After some time of using the printer tethered to my laptop over USB, I decided that there was a better solution. After some web searching, I came across a web server called Octoprint. It is designed to run on a small Linux board such as a Raspberry Pi, and provides a nice web interface too your printer. It looked like the exact solution to my problem, so I set it up on a Pi that I had laying around. Once it was set up, it work wonderfully. It has since been running on a raspberry pi on my printer, and is the only way that I connect to it. I have used every model B Pi to run it, from the original Pi B rev 1 with only 256MB RAM to the new Pi 3 with 1.2GHz and 1G RAM. I have closely followed the development of Octoprint, as multiple print head support was originally only available on the development branch.

Camera

One of the nice feature of Octoprint is the ability to stream a camera feed to the Octoprint interface. This facilitates remote printing and allows long running prints to be monitored. I bought a Raspberry Pi Camera to use, and set up mjpg-streamer to stream the camera. I then set up Octoprint to show the feed, and I was set.
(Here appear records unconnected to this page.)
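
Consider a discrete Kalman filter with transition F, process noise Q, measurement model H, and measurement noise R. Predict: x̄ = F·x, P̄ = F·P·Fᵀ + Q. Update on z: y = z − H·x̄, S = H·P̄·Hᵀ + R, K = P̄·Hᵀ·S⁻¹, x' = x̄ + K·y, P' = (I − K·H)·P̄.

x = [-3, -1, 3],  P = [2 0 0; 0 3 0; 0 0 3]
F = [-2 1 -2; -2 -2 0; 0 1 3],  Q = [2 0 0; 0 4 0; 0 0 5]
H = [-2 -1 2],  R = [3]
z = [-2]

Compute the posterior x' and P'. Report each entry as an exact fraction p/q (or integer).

x' = [565/419, 3832/419, 2080/419]
P' = [3751/419 -2442/419 2407/419; -2442/419 8456/419 1726/419; 2407/419 1726/419 3429/419]

x̄ = F·x = [-1, 8, 8]
P̄ = F·P·Fᵀ + Q = [25 2 -15; 2 24 -6; -15 -6 35]
y = z − H·x̄ = [-12]
S = H·P̄·Hᵀ + R = [419]
K = P̄·Hᵀ·S⁻¹ = [-82/419; -40/419; 106/419]
x' = x̄ + K·y = [565/419, 3832/419, 2080/419]
P' = (I − K·H)·P̄ = [3751/419 -2442/419 2407/419; -2442/419 8456/419 1726/419; 2407/419 1726/419 3429/419]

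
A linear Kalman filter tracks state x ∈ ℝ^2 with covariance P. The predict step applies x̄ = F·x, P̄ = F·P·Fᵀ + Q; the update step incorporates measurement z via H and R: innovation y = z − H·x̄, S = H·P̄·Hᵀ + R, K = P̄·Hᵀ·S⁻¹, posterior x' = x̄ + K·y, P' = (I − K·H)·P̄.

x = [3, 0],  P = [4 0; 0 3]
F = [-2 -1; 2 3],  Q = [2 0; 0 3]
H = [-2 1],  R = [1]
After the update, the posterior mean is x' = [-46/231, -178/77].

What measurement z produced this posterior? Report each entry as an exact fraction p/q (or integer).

z = [-2]

x̄ = F·x = [-6, 6]
P̄ = F·P·Fᵀ + Q = [21 -25; -25 46]
S = H·P̄·Hᵀ + R = [231]
K = P̄·Hᵀ·S⁻¹ = [-67/231; 32/77]
x' − x̄ = [1340/231, -640/77] = K·y
y = (KᵀK)⁻¹·Kᵀ·(x' − x̄) = [-20]
z = y + H·x̄ = [-20] + [18] = [-2]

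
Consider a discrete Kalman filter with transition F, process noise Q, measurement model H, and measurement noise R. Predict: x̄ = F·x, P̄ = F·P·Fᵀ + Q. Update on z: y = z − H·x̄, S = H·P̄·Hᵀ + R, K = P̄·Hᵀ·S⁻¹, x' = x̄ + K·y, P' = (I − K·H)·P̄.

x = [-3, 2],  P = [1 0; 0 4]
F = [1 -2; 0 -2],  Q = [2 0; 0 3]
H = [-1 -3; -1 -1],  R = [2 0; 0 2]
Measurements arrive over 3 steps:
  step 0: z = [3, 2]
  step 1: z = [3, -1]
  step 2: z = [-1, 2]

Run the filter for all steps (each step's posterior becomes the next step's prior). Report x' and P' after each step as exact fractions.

step 0: x̄ = F·x = [-7, -4]
step 0: P̄ = F·P·Fᵀ + Q = [19 16; 16 19]
step 0: y = z − H·x̄ = [-16, -9]
step 0: S = H·P̄·Hᵀ + R = [288 140; 140 72]
step 0: K = P̄·Hᵀ·S⁻¹ = [19/284 -175/284; -89/284 35/284]
step 0: x' = x̄ + K·y = [-717/284, -27/284]
step 0: P' = (I − K·H)·P̄ = [136/71 -97/142; -97/142 31/71]
step 1: x̄ = F·x = [-663/284, 27/142]
step 1: P̄ = F·P·Fᵀ + Q = [596/71 221/71; 221/71 337/71]
step 1: y = z − H·x̄ = [351/284, -893/284]
step 1: S = H·P̄·Hᵀ + R = [5097/71 2491/71; 2491/71 1517/71]
step 1: K = P̄·Hᵀ·S⁻¹ = [441/5377 -3620/5377; -3373/10754 1583/10754]
step 1: x' = x̄ + K·y = [-625/5377, -14203/21508]
step 1: P' = (I − K·H)·P̄ = [11301/5377 -4061/5377; -4061/5377 2478/5377]
step 2: x̄ = F·x = [12953/10754, 14203/10754]
step 2: P̄ = F·P·Fᵀ + Q = [48211/5377 18034/5377; 18034/5377 26043/5377]
step 2: y = z − H·x̄ = [22404/5377, 24332/5377]
step 2: S = H·P̄·Hᵀ + R = [401556/5377 198476/5377; 198476/5377 121076/5377]
step 2: K = P̄·Hᵀ·S⁻¹ = [17677/214480 -146327/214480; -4206/13405 8059/53620]
step 2: x' = x̄ + K·y = [-41271/26810, 18593/26810]
step 2: P' = (I − K·H)·P̄ = [228329/107240 -41001/53620; -41001/53620 24883/53620]

step 0: x' = [-717/284, -27/284], P' = [136/71 -97/142; -97/142 31/71]
step 1: x' = [-625/5377, -14203/21508], P' = [11301/5377 -4061/5377; -4061/5377 2478/5377]
step 2: x' = [-41271/26810, 18593/26810], P' = [228329/107240 -41001/53620; -41001/53620 24883/53620]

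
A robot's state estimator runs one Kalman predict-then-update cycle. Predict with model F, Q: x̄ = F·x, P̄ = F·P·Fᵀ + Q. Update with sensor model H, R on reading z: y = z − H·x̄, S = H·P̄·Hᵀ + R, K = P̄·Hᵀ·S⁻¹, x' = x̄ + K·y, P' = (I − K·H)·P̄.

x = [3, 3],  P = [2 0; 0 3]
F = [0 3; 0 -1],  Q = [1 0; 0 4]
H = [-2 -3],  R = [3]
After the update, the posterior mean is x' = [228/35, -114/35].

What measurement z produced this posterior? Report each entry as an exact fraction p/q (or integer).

z = [-3]

x̄ = F·x = [9, -3]
P̄ = F·P·Fᵀ + Q = [28 -9; -9 7]
S = H·P̄·Hᵀ + R = [70]
K = P̄·Hᵀ·S⁻¹ = [-29/70; -3/70]
x' − x̄ = [-87/35, -9/35] = K·y
y = (KᵀK)⁻¹·Kᵀ·(x' − x̄) = [6]
z = y + H·x̄ = [6] + [-9] = [-3]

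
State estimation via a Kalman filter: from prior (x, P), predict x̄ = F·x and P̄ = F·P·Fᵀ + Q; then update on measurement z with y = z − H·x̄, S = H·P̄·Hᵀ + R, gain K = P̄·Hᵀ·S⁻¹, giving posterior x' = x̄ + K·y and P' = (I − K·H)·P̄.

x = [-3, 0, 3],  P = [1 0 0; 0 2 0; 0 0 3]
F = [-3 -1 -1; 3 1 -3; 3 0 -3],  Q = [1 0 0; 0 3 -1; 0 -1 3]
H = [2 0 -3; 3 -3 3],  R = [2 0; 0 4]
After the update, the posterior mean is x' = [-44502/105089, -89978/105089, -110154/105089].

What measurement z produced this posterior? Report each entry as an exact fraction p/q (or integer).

z = [2, -2]

x̄ = F·x = [6, -18, -18]
P̄ = F·P·Fᵀ + Q = [15 -2 0; -2 41 35; 0 35 39]
S = H·P̄·Hᵀ + R = [413 66; 66 265]
K = P̄·Hᵀ·S⁻¹ = [4584/105089 19083/105089; -27301/105089 -2718/105089; -31797/105089 12678/105089]
x' − x̄ = [-675036/105089, 1801624/105089, 1781448/105089] = K·y
y = (KᵀK)⁻¹·Kᵀ·(x' − x̄) = [-64, -20]
z = y + H·x̄ = [-64, -20] + [66, 18] = [2, -2]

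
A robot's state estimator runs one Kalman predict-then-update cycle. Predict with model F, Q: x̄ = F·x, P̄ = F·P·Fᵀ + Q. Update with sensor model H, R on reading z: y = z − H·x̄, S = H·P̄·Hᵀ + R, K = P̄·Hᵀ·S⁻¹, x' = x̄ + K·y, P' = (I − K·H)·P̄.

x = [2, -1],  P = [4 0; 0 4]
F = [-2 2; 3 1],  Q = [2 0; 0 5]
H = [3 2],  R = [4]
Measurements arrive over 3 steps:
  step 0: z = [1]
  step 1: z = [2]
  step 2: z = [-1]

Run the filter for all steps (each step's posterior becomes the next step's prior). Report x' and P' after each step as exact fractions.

step 0: x' = [-579/149, 934/149], P' = [2616/149 -3854/149; -3854/149 5823/149]
step 1: x' = [5816/11145, 2843/11145], P' = [1129748/189465 -1538896/189465; -1538896/189465 2263922/189465]
step 2: x' = [-135008581/76424269, 164876850/76424269], P' = [455967376/76424269 -621969186/76424269; -621969186/76424269 916026301/76424269]

step 0: x̄ = F·x = [-6, 5]
step 0: P̄ = F·P·Fᵀ + Q = [34 -16; -16 45]
step 0: y = z − H·x̄ = [9]
step 0: S = H·P̄·Hᵀ + R = [298]
step 0: K = P̄·Hᵀ·S⁻¹ = [35/149; 21/149]
step 0: x' = x̄ + K·y = [-579/149, 934/149]
step 0: P' = (I − K·H)·P̄ = [2616/149 -3854/149; -3854/149 5823/149]
step 1: x̄ = F·x = [3026/149, -803/149]
step 1: P̄ = F·P·Fᵀ + Q = [64886/149 -19466/149; -19466/149 6988/149]
step 1: y = z − H·x̄ = [-7174/149]
step 1: S = H·P̄·Hᵀ + R = [378930/149]
step 1: K = P̄·Hᵀ·S⁻¹ = [77863/189465; -22211/189465]
step 1: x' = x̄ + K·y = [5816/11145, 2843/11145]
step 1: P' = (I − K·H)·P̄ = [1129748/189465 -1538896/189465; -1538896/189465 2263922/189465]
step 2: x̄ = F·x = [-1982/3715, 20291/11145]
step 2: P̄ = F·P·Fᵀ + Q = [8754926/63155 -164828/3715; -164828/3715 243859/11145]
step 2: y = z − H·x̄ = [-33889/11145]
step 2: S = H·P̄·Hᵀ + R = [152848538/189465]
step 2: K = P̄·Hᵀ·S⁻¹ = [30990939/76424269; -8463739/76424269]
step 2: x' = x̄ + K·y = [-135008581/76424269, 164876850/76424269]
step 2: P' = (I − K·H)·P̄ = [455967376/76424269 -621969186/76424269; -621969186/76424269 916026301/76424269]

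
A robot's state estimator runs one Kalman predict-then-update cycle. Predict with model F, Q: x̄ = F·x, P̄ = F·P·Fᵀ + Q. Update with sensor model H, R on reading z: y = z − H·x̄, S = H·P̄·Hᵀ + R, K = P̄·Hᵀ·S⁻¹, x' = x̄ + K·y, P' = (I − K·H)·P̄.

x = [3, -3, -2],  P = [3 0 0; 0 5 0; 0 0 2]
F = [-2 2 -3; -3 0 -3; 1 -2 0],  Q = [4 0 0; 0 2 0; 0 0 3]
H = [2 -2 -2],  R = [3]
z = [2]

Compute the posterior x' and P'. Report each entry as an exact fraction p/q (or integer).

x' = [134/359, -1181/359, 995/359]
P' = [11642/359 13276/359 -1766/359; 13276/359 16857/359 -3575/359; -1766/359 -3575/359 1938/359]

x̄ = F·x = [-6, -3, 9]
P̄ = F·P·Fᵀ + Q = [54 36 -26; 36 47 -9; -26 -9 26]
y = z − H·x̄ = [26]
S = H·P̄·Hᵀ + R = [359]
K = P̄·Hᵀ·S⁻¹ = [88/359; -4/359; -86/359]
x' = x̄ + K·y = [134/359, -1181/359, 995/359]
P' = (I − K·H)·P̄ = [11642/359 13276/359 -1766/359; 13276/359 16857/359 -3575/359; -1766/359 -3575/359 1938/359]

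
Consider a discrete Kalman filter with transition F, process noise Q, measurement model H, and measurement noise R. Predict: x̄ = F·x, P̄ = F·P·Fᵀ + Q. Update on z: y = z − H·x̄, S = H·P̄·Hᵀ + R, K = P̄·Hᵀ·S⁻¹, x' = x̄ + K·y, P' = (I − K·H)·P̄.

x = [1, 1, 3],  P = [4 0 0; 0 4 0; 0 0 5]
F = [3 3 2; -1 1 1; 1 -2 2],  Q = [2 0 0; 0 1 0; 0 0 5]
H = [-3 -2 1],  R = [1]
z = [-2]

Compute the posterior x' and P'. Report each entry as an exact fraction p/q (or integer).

x̄ = F·x = [12, 3, 5]
P̄ = F·P·Fᵀ + Q = [94 10 8; 10 14 -2; 8 -2 45]
y = z − H·x̄ = [35]
S = H·P̄·Hᵀ + R = [1028]
K = P̄·Hᵀ·S⁻¹ = [-147/514; -15/257; 25/1028]
x' = x̄ + K·y = [1023/514, 246/257, 6015/1028]
P' = (I − K·H)·P̄ = [2549/257 -1840/257 7787/514; -1840/257 2698/257 -139/257; 7787/514 -139/257 45635/1028]

x' = [1023/514, 246/257, 6015/1028]
P' = [2549/257 -1840/257 7787/514; -1840/257 2698/257 -139/257; 7787/514 -139/257 45635/1028]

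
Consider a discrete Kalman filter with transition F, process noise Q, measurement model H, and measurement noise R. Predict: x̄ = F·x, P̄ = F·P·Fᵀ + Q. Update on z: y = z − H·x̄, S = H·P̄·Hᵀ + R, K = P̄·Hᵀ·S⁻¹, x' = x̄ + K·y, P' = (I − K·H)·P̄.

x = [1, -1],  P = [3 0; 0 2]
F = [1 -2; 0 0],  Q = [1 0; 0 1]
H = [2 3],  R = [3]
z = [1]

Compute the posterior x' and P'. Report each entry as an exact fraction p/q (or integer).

x̄ = F·x = [3, 0]
P̄ = F·P·Fᵀ + Q = [12 0; 0 1]
y = z − H·x̄ = [-5]
S = H·P̄·Hᵀ + R = [60]
K = P̄·Hᵀ·S⁻¹ = [2/5; 1/20]
x' = x̄ + K·y = [1, -1/4]
P' = (I − K·H)·P̄ = [12/5 -6/5; -6/5 17/20]

x' = [1, -1/4]
P' = [12/5 -6/5; -6/5 17/20]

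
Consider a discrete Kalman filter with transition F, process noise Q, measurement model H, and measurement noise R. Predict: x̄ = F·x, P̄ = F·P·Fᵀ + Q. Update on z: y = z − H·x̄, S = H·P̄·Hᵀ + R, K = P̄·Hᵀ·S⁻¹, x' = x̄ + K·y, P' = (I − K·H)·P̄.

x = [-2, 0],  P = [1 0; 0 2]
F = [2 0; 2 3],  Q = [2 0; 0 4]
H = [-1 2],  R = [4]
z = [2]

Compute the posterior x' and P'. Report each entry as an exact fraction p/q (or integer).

x̄ = F·x = [-4, -4]
P̄ = F·P·Fᵀ + Q = [6 4; 4 26]
y = z − H·x̄ = [6]
S = H·P̄·Hᵀ + R = [98]
K = P̄·Hᵀ·S⁻¹ = [1/49; 24/49]
x' = x̄ + K·y = [-190/49, -52/49]
P' = (I − K·H)·P̄ = [292/49 148/49; 148/49 122/49]

x' = [-190/49, -52/49]
P' = [292/49 148/49; 148/49 122/49]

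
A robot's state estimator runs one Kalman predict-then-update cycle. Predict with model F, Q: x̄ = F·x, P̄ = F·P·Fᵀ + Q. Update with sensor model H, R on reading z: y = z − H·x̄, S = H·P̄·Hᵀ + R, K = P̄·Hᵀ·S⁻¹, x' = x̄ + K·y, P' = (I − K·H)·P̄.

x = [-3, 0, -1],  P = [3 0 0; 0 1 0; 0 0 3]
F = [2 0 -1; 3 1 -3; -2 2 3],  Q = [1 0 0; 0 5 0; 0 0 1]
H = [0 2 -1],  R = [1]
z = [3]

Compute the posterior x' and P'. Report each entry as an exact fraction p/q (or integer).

x̄ = F·x = [-5, -6, 3]
P̄ = F·P·Fᵀ + Q = [16 27 -21; 27 60 -43; -21 -43 44]
y = z − H·x̄ = [18]
S = H·P̄·Hᵀ + R = [457]
K = P̄·Hᵀ·S⁻¹ = [75/457; 163/457; -130/457]
x' = x̄ + K·y = [-935/457, 192/457, -969/457]
P' = (I − K·H)·P̄ = [1687/457 114/457 153/457; 114/457 851/457 1539/457; 153/457 1539/457 3208/457]

x' = [-935/457, 192/457, -969/457]
P' = [1687/457 114/457 153/457; 114/457 851/457 1539/457; 153/457 1539/457 3208/457]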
The camera has proved to be very useful to monitor long prints, as well as to start prints remotely.

LCD and Buttons

Although the Octoprint web interface is great for normal printing, it can be annoying to use a laptop to control the printer while controlling the printer manually, such as for calibrating. For this reason, I decided that it would be nice to have a small LCD and some buttons to control the printer through Octoprint. Originally, my plan was to use an ATmega 328 microcontroller to handle the LCD and buttons, which would then communicate to Octoprint on the Pi through a serial connection. I got it somewhat working on the ATmega side, but it was the communication that had issues. I then decided to move to having the Pi control the LCD and buttons directly, hooks up through the Pi's GPIO. This proved to be much more effective than the separate ATmega, and was mostly working for a time. I had a python script running on the Pi that would communicate to Octoprint over its REST network API, and handle the menus on the LCD. Unfortunately, the REST API was a bit slow for constant use.

Touchscreen

When the official Raspberry Pi Touchscreen was released, I decided that it would work much better to control the printer than the buttons and LCD that I was using before. After receiving a touchscreen along with the new Raspberry Pi 2, I set to work on an Octoprint plugin for the touchscreen. By using the plugin API instead of the REST network API that I had used before, I would hook directly into Octoprint without having to constantly send it network requests. I used a graphics library called Kivy to handle the touchscreen, which made graphics much easier. Furthermore, because Kivy is cross-platform, I was able to run Octoprint with my plugin on my laptop for development. This proved to work much better than the LCD and buttons, and also provided a much nice interface and more features.